L'ultimo romanzo in ordine di tempo che rilegge, in maniera dolcemente ironica, il mito del Gran Tour è Noi, dell'inglese David Nicholls, già autore del fortunato, e un po' ruffiano, Un giorno, da cui è stato tratto anche un film.
Il romanzo di Nicholls è un perfetto esempio di bel romanzo popolare contemporaneo. Popolare perché racconta una storia facile e accattivante ad un tempo, alla portata di ogni lettore, bello perché ben scritto, scorrevole, avvincente, sulla scia dei lavori di un altro inglese, Nick Hornby, che rifugge i toni drammatici preferendo una visione agrodolce, piena di comprensione nei confronti del genere umano e delle sue debolezze.
Il romanzo di Nicholls si apre con un annuncio: Connie, una notte come tante di inizio estate, dice di punto in bianco al marito Douglas, scienziato che ha messo le sue conoscenze al servizio di una multinazionale, che lo vuole lasciare.
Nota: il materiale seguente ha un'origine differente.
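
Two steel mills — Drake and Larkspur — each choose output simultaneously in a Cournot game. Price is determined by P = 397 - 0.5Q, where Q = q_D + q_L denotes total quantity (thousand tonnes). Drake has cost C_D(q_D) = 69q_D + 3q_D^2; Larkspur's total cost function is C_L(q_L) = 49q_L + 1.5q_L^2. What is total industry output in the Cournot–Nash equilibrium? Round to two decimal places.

122.88

Drake's profit: π_D = (397 - 0.5Q)q_D - (69q_D + 3q_D²). Setting ∂π_D/∂q_D = 0: 328 - 7q_D - (1/2)(q_L) = 0.
Larkspur's profit: π_L = (397 - 0.5Q)q_L - (49q_L + (3/2)q_L²). Setting ∂π_L/∂q_L = 0: 348 - 4q_L - (1/2)(q_D) = 0.
So q_D = (328 - (1/2)q_L)/7 and q_L = (348 - (1/2)q_D)/4.
Solving the pair: q_D = 41.0090, q_L = 81.8739.
Total output Q = 41.0090 + 81.8739 = 122.8829.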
Non c'è un motivo preciso, o meglio, non c'è una vera e propria ragione scatenante, come ad esempio un altro uomo. È che il loro unico figlio ormai è cresciuto, e sta per lasciarli, e Connie non si rassegna all'idea di invecchiare con Douglas, condividendo un'esistenza ormai piatta, logorata. Connie e Douglas forse non sono una coppia perfettamente assortita: il racconto di come si sono conosciuti, ad una cena-droga party organizzata dalla sorella di Doug, che lo ha trascinato lì contro la sua volontà, è abbastanza eloquente (oltre che spiritosa). Connie è un'"alternativa", come del resto gli altri commensali, compreso l'arrogante trapezzista che fa di tutto per sedurla. Douglas Timothy Petersen, un ricercatore impegnato a studiare le mutazioni genetiche indotte in laboratorio sul moscerino della frutta, è il classico pesce fuor d'acqua. Eppure, la scintilla scocca; e come a volte capita nella vita, due anime tanto diverse iniziano un percorso comune, che procede fra alti e bassi (quasi sempre alti per l'innamoratissimo marito) per 25 anni. Adesso, in una qualunque sera di inizio estate, questo percorso sembra arrivato al capolinea.
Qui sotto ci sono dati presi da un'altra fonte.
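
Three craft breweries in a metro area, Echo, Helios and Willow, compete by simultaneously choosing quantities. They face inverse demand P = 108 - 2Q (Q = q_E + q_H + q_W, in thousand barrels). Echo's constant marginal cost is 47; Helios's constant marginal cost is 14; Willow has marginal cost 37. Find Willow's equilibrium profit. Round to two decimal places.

105.13

Echo's profit: π_E = (108 - 2Q)q_E - (47q_E). Setting ∂π_E/∂q_E = 0: 61 - 4q_E - 2(q_H + q_W) = 0.
Helios's profit: π_H = (108 - 2Q)q_H - (14q_H). Setting ∂π_H/∂q_H = 0: 94 - 4q_H - 2(q_E + q_W) = 0.
Willow's first-order condition: 71 - 4q_W - 2(q_E + q_H) = 0.
Summing all 3 equations gives 226 − 8Q = 0, hence Q = 113/4.
Back-substituting: q_E = (61 − 113/2)/2 = 9/4, q_H = (94 − 113/2)/2 = 75/4, q_W = (71 − 113/2)/2 = 29/4.
Price P = 108 - 2·(113/4) = 103/2.
Willow's profit: (103/2 - 37)·(29/4) = 841/8.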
Ma – ed è qui che entra in scena il Grand Tour – la famiglia nel frattempo aveva anche pianificato di fare un lungo viaggio in Europa e in Italia, probabilmente l'ultimo assieme prima dell'inizio dell'università del figlio. Dunque, che fare? "Annulliamolo", propone Douglas, sconsolato. Ma Connie è più possibilista. E così il viaggio ha inizio. E non sarà un viaggio come gli altri, perché un marito si impegnerà anima e corpo a riconquistare sua moglie, di stazione in stazione, di città in città, confrontandosi anche con un figlio che non ha per lui una smisurata ammirazione. Il tutto sempre senza perdere il controllo, usando l'ironia come scudo, come si conviene ad un buon inglese. Il quale, come ogni buon inglese – eccetto le rockstar – è terrorizzato prima di ogni altra cosa dagli eccessi del sentimento.
Il libro ha ricevuto in Inghilterra nel novembre 2014 il National Book Award.
David Nicholls, Noi, Neri Pozza, 2014.
In edizione originale: David Nicholls, Us, Harper, 2014.